November 11 marks an important day each year as the nation recognizes Veterans Day, a time to pay our respects and honor those who have served in the Armed Forces.

The Sarah Caswell Angell Chapter of the National Society Daughters of the American Revolution understand this quite well and recently honored a local veteran for his service in World War II. The chapter presented a certificate of recognition to Vernon Jensen on October 12, 2022.

“Now a resident of Ann Arbor, the story of his three month journey to safety in 1944 has come to the attention of the National Society Daughters of the American Revolution,” the Sarah Caswell Angell Chapter said. “His harrowing account of survival is remarkable, and worthy of recognition.”

According to the Daughters of the American Revolution, “Sgt. Vernon Jensen was the Radio Operator on a B-17 E bomber nicknamed “Sad Sack”. On March 18, 1944, it was heavily attacked by German machine gunfire, air to air rockets, and 20 mm cannons. The plane crashed in enemy territory in the area of Cerknica, Serbia. Nine of the ten crewmen were able to parachute from the burning plane. The bombardier and navigator were captured and taken prisoner. It took Jensen three months to walk 600 miles to safety. He and six others were eventually rescued thanks to the heroic efforts of partisans, villagers, doctors, and American and British forces. Vernon is the last living member of the flight crew.”

Jensen was born in Muskegon, on March 8, 1923. He enlisted as a 19-year-old.

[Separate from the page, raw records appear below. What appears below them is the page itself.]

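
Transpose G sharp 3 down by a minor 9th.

Two letters down from G (plus an octave) reaches F.
Moving 13 semitones down from G#3 (the size of a minor ninth) reaches F##2.

F double-sharp 2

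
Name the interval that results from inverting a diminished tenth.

First reduce the compound diminished tenth to its simple form, a diminished third.
Inverted interval numbers add to nine, so a third pairs with a sixth (3 + 6 = 9).
Quality inverts too: diminished becomes augmented. That makes the inversion an augmented sixth.

A6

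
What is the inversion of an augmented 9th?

diminished 7th

First reduce the compound augmented ninth to its simple form, an augmented second.
Inverted interval numbers add to nine, so a second pairs with a seventh (2 + 7 = 9).
And augmented becomes diminished under inversion, so we get a diminished seventh.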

The National Society Daughters of the American Revolution (DAR) is a women’s service organization whose members can trace their lineage to an individual who contributed to securing American independence during the Revolutionary War. Today’s DAR is dynamic and diverse, with over 185,000 members in 3,000 chapters in the United States and abroad. DAR members annually provide millions of hours of volunteer service to their local communities across the country and world. DAR chapters participate in projects to promote historic preservation, education, and patriotism. Over one million members have joined the
organization since its founding in 1890.

The Sun Times News connected with Jensen to ask him about this honor and recognition given to him by the Sarah Caswell Angell Chapter of the National Society Daughters of the American Revolution.

“I thought it was very nice,” he said. “It was kind of them to do that.”